Ihor Dusaniwsky and Matthew Unterman of S3 Analytics have released their first-quarter wrap-up of short sellers’ profits and losses. Losses mounted in the quarter, with short sellers losing $62.6 billion on average short interest of $940 billion. Added to a $43.5 billion loss in the fourth quarter of 2022, the six-month total of $106.1 billion represents the loss of about 30% of short sellers’ profits in the first three quarters of 2022. According to the S3 analysts, “64% of every dollar shorted in the first quarter was an unprofitable trade.”

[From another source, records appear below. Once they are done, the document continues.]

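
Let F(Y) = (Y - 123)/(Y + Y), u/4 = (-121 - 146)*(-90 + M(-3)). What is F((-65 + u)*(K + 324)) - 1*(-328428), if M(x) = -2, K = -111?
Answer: 2289659321868/6971561 ≈ 3.2843e+5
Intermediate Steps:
u = 98256 (u = 4*((-121 - 146)*(-90 - 2)) = 4*(-267*(-92)) = 4*24564 = 98256)
F(Y) = (-123 + Y)/(2*Y) (F(Y) = (-123 + Y)/((2*Y)) = (-123 + Y)*(1/(2*Y)) = (-123 + Y)/(2*Y))
F((-65 + u)*(K + 324)) - 1*(-328428) = (-123 + (-65 + 98256)*(-111 + 324))/(2*(((-65 + 98256)*(-111 + 324)))) - 1*(-328428) = (-123 + 98191*213)/(2*((98191*213))) + 328428 = (1/2)*(-123 + 20914683)/20914683 + 328428 = (1/2)*(1/20914683)*20914560 + 328428 = 3485760/6971561 + 328428 = 2289659321868/6971561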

The most profitable shorts during the quarter were SVB Financial Group, First Republic Bank (NYSE: FRC) and Signature Bank (NYSE: SBNY). SVB shorts made a profit of $1.06 billion, for a gain of 121% based on average short interest in the stock. First Republic shorts pocketed $704.5 million, a gain of 151%, and Signature Bank short sellers gained $643 million, or 154%.
The least profitable short trades were Tesla Inc. (NASDAQ: TSLA), Nvidia Corp. (NASDAQ: NVDA) and Apple Inc. (NASDAQ: AAPL). Recall that tech stocks bounced sharply higher in the first quarter. Tesla shorts lost $7.7 billion, more than half the average short interest in the stock, Nvidia shorts lost $5 billion, about 62% of the short bets, and Apple shorts dropped $4 billion, about 24% of average short interest in the iPhone maker.

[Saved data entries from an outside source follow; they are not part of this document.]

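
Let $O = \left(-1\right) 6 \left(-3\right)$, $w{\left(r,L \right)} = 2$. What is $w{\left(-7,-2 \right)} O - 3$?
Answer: $33$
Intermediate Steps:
$O = 18$ ($O = \left(-6\right) \left(-3\right) = 18$)
$w{\left(-7,-2 \right)} O - 3 = 2 \cdot 18 - 3 = 36 - 3 = 33$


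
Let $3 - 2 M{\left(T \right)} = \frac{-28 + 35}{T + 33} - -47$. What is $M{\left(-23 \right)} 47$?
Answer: $- \frac{21009}{20} \approx -1050.4$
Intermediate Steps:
$M{\left(T \right)} = -22 - \frac{7}{2 \left(33 + T\right)}$ ($M{\left(T \right)} = \frac{3}{2} - \frac{\frac{-28 + 35}{T + 33} - -47}{2} = \frac{3}{2} - \frac{\frac{7}{33 + T} + 47}{2} = \frac{3}{2} - \frac{47 + \frac{7}{33 + T}}{2} = \frac{3}{2} - \left(\frac{47}{2} + \frac{7}{2 \left(33 + T\right)}\right) = -22 - \frac{7}{2 \left(33 + T\right)}$)
$M{\left(-23 \right)} 47 = \frac{-1459 - -1012}{2 \left(33 - 23\right)} 47 = \frac{-1459 + 1012}{2 \cdot 10} \cdot 47 = \frac{1}{2} \cdot \frac{1}{10} \left(-447\right) 47 = \left(- \frac{447}{20}\right) 47 = - \frac{21009}{20}$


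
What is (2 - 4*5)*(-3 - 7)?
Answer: 180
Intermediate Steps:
(2 - 4*5)*(-3 - 7) = (2 - 20)*(-10) = -18*(-10) = 180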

In a separate press release, S3 names its most squeezable U.S. stocks. A short squeeze happens when short sellers are forced to cover their bets that the stock will fall because the stock price is going up. When the shorts cover, the price goes even higher.

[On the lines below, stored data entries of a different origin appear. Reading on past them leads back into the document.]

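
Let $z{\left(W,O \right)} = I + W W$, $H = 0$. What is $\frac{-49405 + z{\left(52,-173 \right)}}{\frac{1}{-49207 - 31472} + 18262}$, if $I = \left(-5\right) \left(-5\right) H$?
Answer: $- \frac{3767789979}{1473359897} \approx -2.5573$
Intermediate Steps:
$I = 0$ ($I = \left(-5\right) \left(-5\right) 0 = 25 \cdot 0 = 0$)
$z{\left(W,O \right)} = W^{2}$ ($z{\left(W,O \right)} = 0 + W W = 0 + W^{2} = W^{2}$)
$\frac{-49405 + z{\left(52,-173 \right)}}{\frac{1}{-49207 - 31472} + 18262} = \frac{-49405 + 52^{2}}{\frac{1}{-49207 - 31472} + 18262} = \frac{-49405 + 2704}{\frac{1}{-80679} + 18262} = - \frac{46701}{- \frac{1}{80679} + 18262} = - \frac{46701}{\frac{1473359897}{80679}} = \left(-46701\right) \frac{80679}{1473359897} = - \frac{3767789979}{1473359897}$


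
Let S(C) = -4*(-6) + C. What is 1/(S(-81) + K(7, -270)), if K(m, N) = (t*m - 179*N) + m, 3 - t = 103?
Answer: 1/47580 ≈ 2.1017e-5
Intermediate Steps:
t = -100 (t = 3 - 1*103 = 3 - 103 = -100)
K(m, N) = -179*N - 99*m (K(m, N) = (-100*m - 179*N) + m = (-179*N - 100*m) + m = -179*N - 99*m)
S(C) = 24 + C
1/(S(-81) + K(7, -270)) = 1/((24 - 81) + (-179*(-270) - 99*7)) = 1/(-57 + (48330 - 693)) = 1/(-57 + 47637) = 1/47580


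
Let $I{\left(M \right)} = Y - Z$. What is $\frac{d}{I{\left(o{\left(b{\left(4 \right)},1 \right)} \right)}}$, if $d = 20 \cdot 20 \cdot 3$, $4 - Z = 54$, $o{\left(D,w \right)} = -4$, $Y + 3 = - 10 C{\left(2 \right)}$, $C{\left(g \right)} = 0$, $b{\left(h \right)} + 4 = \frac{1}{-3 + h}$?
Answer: $\frac{1200}{47} \approx 25.532$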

S3’s squeeze score is a blend of short sellers’ higher financing costs, rising unrealized losses and higher short-side volatility. The firm has identified 18 stocks with squeeze scores of 100. The top five are Coinbase Global Inc. (NASDAQ: COIN), CarMax Inc. (NYSE: KMX), GameStop Corp. (NYSE: GME), MicroStrategy Inc. (NASDAQ: MSTR) and AMC Entertainment Holdings Inc. (NYSE: AMC).